Our Seventh-Grade Mitzvah Corps and Eighth-Grade Tzedek League have been publicized widely as models for service learning in a Jewish setting. These programs teach Jewish values through direct action and groupwide reflection. Our Tribes program, run by our teens for students in third-grade through fifth-grade on Sunday mornings, has set the standard for engaging young adults as Jewish role models and for building friendships that extend beyond the walls of the school. Over this past winter break, on a ski slope in Colorado, one parent in our school observed his son chatting with an older kid he didn’t recognize. When asked how they knew each other, the boy answered, “We’re on the same Tribe at Sunday School.”

Our Religious School is seen as a paradigm for providing flexible scheduling while maintaining the utmost expectations for participation. Because we know our students are as busy as any other New Yorker, they may attend our school either on Sunday mornings or Monday afternoons, and they may switch back and forth as needed. Outside of school hours, we host activities ranging from a Student Council that decides which organizations will be the beneficiaries of our school tzedakah collection to pajama parties for our youngest students, to international travel programs for our teens. We recognize and celebrate our students’ achievements for this “extra” participation by awarding Religious School with Honors.

The time commitment and energy demanded to prepare activities that are engaging, instructive and fun cannot be overstated. Our faculty (both adult and teen) undergo rigorous training and evaluation, and they hold each other accountable to high standards of excellence. Perhaps it is for these reasons that many of our teachers return each year—some of them now teaching the children of students from their classes during the 1960s and ’70s.

We also play a critical role in training the next generation of educational leadership: I personally teach a mandatory, year-long graduate course in education for all students enrolled in the rabbinical and cantorial programs at Hebrew Union College – Jewish Institute of Religion (including three members of Emanu-El’s religious school faculty). And, in partnership with HUC-JIR, I also teach here at Emanu-El a one-semester version of this course for religious school teachers from seven congregations (including another three of our own faculty).

Reform Jewish leaders, and the educational leaders of its best supplementary schools, always have predicated our efforts on simultaneously respecting and challenging established ways of doing things. At Emanu-El, we call ourselves the “Department of Lifelong Learning” because we know that Jewish education doesn’t start and stop with your time in a religious school.

No matter what your age, I hope you will challenge yourself to try something new or to recommit to keeping Jewish traditions alive.

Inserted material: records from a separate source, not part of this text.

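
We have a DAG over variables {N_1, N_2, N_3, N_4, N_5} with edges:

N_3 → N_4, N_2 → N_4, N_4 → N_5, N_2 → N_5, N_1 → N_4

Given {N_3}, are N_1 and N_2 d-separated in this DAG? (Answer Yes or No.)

Yes

There are 2 undirected paths between N_1 and N_2; checking each against the conditioning set {N_3}:
Path 1: N_1 → N_4 ← N_2
  N_4 is a collider here and neither N_4 nor any of its descendants is conditioned on, so the collider stays closed — the path is blocked at N_4.
Path 2: N_1 → N_4 → N_5 ← N_2
  N_5 is a collider here and neither N_5 nor any of its descendants is conditioned on, so the collider stays closed — the path is blocked at N_5.
Every path is blocked, so N_1 and N_2 are d-separated given {N_3}.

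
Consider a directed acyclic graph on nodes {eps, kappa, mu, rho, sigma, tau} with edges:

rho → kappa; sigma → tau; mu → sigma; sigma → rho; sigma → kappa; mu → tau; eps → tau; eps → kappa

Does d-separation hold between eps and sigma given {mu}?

Yes — eps and sigma are d-separated given {mu}.

We examine all 4 paths between eps and sigma:
  1. eps → tau ← mu → sigma — tau:collider[blocks]; mu:fork[blocks] ⇒ blocked
  2. eps → tau ← sigma — tau:collider[blocks] ⇒ blocked
  3. eps → kappa ← rho ← sigma — kappa:collider[blocks]; rho:chain[open] ⇒ blocked
  4. eps → kappa ← sigma — kappa:collider[blocks] ⇒ blocked
Since every path is blocked, d-separation holds.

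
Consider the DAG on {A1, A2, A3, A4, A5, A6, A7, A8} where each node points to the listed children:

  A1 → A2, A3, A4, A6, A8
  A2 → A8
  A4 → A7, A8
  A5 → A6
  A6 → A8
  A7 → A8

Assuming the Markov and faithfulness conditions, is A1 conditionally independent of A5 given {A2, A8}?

No

There are 5 undirected paths between A1 and A5; checking each against the conditioning set {A2, A8}:
Path 1: A1 → A8 ← A6 ← A5
  A8 is a collider and A8 is conditioned on, which opens it; A6 is a chain and A6 is not conditioned on — no node blocks this path, so it is active.
Path 2: A1 → A2 → A8 ← A6 ← A5
  A2 is a chain here and A2 is conditioned on, so the path is blocked at A2.
Path 3: A1 → A6 ← A5
  A6 is a collider and its descendant A8 is conditioned on, which opens it — no node blocks this path, so it is active.
Path 4: A1 → A4 → A8 ← A6 ← A5
  A4 is a chain and A4 is not conditioned on; A8 is a collider and A8 is conditioned on, which opens it; A6 is a chain and A6 is not conditioned on — no node blocks this path, so it is active.
Path 5: A1 → A4 → A7 → A8 ← A6 ← A5
  A4 is a chain and A4 is not conditioned on; A7 is a chain and A7 is not conditioned on; A8 is a collider and A8 is conditioned on, which opens it; A6 is a chain and A6 is not conditioned on — no node blocks this path, so it is active.
At least one path is unblocked, so d-separation fails.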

In the coming weeks, we would be delighted to see you at our Purim Shpiel and Carnival on March 4, our Elsie Adler Holocaust Memorial Program on April 8 and 9, or our Confirmation Ceremony as part of the Congregational Shavuot Services on May 20. Come help us meet the challenge of building an intergenerational community among our family of families.

[1] Richman, Julia. (1900). “The Jewish Sunday School Movement in the United States.” Abrahams, Israel and Claude Goldsmid Montefiore., eds. The Jewish Quarterly Review. Vol. 12. No. 48, July 1900. 563-601. New York: MacMillan Company, 573-592.
[2] Kaplan, Mordecai M. and Bernard Cronson. (1949). “Report of Committee on Jewish Education of The Kehillah (Jewish Community) Presented at its First Annual Convention, New York, February 27, 1910.” Journal of Jewish Education, Vol. 20, No. 3:113-116. Network for Research in Jewish Education.
[3] Sklare, Marshall, Joseph Greenblum and Benjamin B. Ringer. (1969). Not Quite at Home: How an American Jewish Community Lives With Itself and Its Neighbors. New York: Institute of Human Relations Press
[4] Krasner, Jonathan B. (2011). The Benderly Boys & American Jewish Education. Lebanon, NH: Brandeis University Press. 95, 231-235, 245.